Are my posterior predictive samples biased if I observe Y?

I’m trying to wrap my head around what you mean by “Unbiased” because that term has a specific meaning in statistics. If you’re asking whether LOO will tend to overestimate fit, it won’t. I suspect you’re somewhat confusing LOO with the jackknife, and looking for jackknife-debiased estimates. If that’s the case, taking the mean of the posterior predictive does not return an estimate for the population mean that is unbiased in the formal statistical sense. This is good, though. There’s a bias-variance tradeoff, and using the mean of the posterior predictive will automatically optimize it to give you the prediction with the minimum mean squared error.* Outside of intro stats classes where unbiased estimates are the norm, no conversation has ever gone like this –
“I have a problem – my estimates are all wildly wrong in different directions.”
“Ok, but do you know which direction they’re wrong in?”
“Nope.”
“Then it’s variance and not bias, so it’s OK.”

If you really want unbiased estimates, you can get those by setting flat priors on everything, but this means you’ll be giving up the reduced variance from being able to set reasonable priors.

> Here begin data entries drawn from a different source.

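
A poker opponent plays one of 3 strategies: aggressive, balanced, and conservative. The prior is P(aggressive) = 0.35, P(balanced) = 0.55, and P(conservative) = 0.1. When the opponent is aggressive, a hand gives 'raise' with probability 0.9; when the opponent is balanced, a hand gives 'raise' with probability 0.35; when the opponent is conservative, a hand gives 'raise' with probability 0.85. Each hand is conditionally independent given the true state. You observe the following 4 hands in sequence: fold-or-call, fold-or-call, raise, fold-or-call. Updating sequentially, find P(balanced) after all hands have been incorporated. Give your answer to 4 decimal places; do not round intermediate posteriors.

After 'fold-or-call': normaliser = 0.1·0.3500 + 0.65·0.5500 + 0.15·0.1000; P(aggressive) ≈ 0.0859, P(balanced) ≈ 0.8773, P(conservative) ≈ 0.0368
After 'fold-or-call': normaliser = 0.1·0.0859 + 0.65·0.8773 + 0.15·0.0368; P(aggressive) ≈ 0.0147, P(balanced) ≈ 0.9759, P(conservative) ≈ 0.0094
After 'raise': normaliser = 0.9·0.0147 + 0.35·0.9759 + 0.85·0.0094; P(aggressive) ≈ 0.0365, P(balanced) ≈ 0.9414, P(conservative) ≈ 0.0221
After 'fold-or-call': normaliser = 0.1·0.0365 + 0.65·0.9414 + 0.15·0.0221; P(aggressive) ≈ 0.0059, P(balanced) ≈ 0.9887, P(conservative) ≈ 0.0054

0.9887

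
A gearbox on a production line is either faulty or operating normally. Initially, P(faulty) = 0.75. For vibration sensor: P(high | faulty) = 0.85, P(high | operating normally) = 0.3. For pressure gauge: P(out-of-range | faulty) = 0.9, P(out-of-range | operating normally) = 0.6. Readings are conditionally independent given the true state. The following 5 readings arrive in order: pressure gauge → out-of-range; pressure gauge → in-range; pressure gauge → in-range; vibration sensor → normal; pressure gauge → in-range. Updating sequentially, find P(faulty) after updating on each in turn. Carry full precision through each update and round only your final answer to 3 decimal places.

After pressure gauge='out-of-range': P(faulty) = 0.9·0.7500 / (0.9·0.7500 + 0.6·0.2500) ≈ 0.8182
After pressure gauge='in-range': P(faulty) = 0.1·0.8182 / (0.1·0.8182 + 0.4·0.1818) ≈ 0.5294
After pressure gauge='in-range': P(faulty) = 0.1·0.5294 / (0.1·0.5294 + 0.4·0.4706) ≈ 0.2195
After vibration sensor='normal': P(faulty) = 0.15·0.2195 / (0.15·0.2195 + 0.7·0.7805) ≈ 0.0568
After pressure gauge='in-range': P(faulty) = 0.1·0.0568 / (0.1·0.0568 + 0.4·0.9432) ≈ 0.0148

0.015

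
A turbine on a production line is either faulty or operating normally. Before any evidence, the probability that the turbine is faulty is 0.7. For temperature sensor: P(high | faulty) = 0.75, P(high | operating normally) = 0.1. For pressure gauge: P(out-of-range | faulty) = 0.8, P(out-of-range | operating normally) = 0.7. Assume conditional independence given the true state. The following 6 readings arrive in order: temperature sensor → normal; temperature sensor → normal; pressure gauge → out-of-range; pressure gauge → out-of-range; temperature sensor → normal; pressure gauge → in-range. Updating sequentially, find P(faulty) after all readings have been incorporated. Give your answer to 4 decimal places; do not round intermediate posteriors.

0.0417

After temperature sensor='normal': P(faulty) = 0.25·0.7000 / (0.25·0.7000 + 0.9·0.3000) ≈ 0.3933
After temperature sensor='normal': P(faulty) = 0.25·0.3933 / (0.25·0.3933 + 0.9·0.6067) ≈ 0.1526
After pressure gauge='out-of-range': P(faulty) = 0.8·0.1526 / (0.8·0.1526 + 0.7·0.8474) ≈ 0.1706
After pressure gauge='out-of-range': P(faulty) = 0.8·0.1706 / (0.8·0.1706 + 0.7·0.8294) ≈ 0.1904
After temperature sensor='normal': P(faulty) = 0.25·0.1904 / (0.25·0.1904 + 0.9·0.8096) ≈ 0.0613
After pressure gauge='in-range': P(faulty) = 0.2·0.0613 / (0.2·0.0613 + 0.3·0.9387) ≈ 0.0417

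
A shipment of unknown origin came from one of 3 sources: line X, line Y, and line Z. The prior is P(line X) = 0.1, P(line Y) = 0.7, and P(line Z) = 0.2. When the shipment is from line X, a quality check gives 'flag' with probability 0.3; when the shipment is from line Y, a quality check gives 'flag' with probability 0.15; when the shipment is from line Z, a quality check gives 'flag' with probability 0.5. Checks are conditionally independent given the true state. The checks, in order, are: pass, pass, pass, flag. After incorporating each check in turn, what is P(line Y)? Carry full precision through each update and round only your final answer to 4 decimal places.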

*Note that it minimizes the mean squared error assuming your priors are in some sense “Correct.” If you put in a really dumb prior, you’ll get really dumb point estimates. There’s no way to get a free lunch here – any prior that reduces the variance has to risk introducing bias. A flat prior minimizes the worst-case scenario, but will have a MSE higher than any prior that concentrates probability in an area that’s even remotely close to the real parameter value.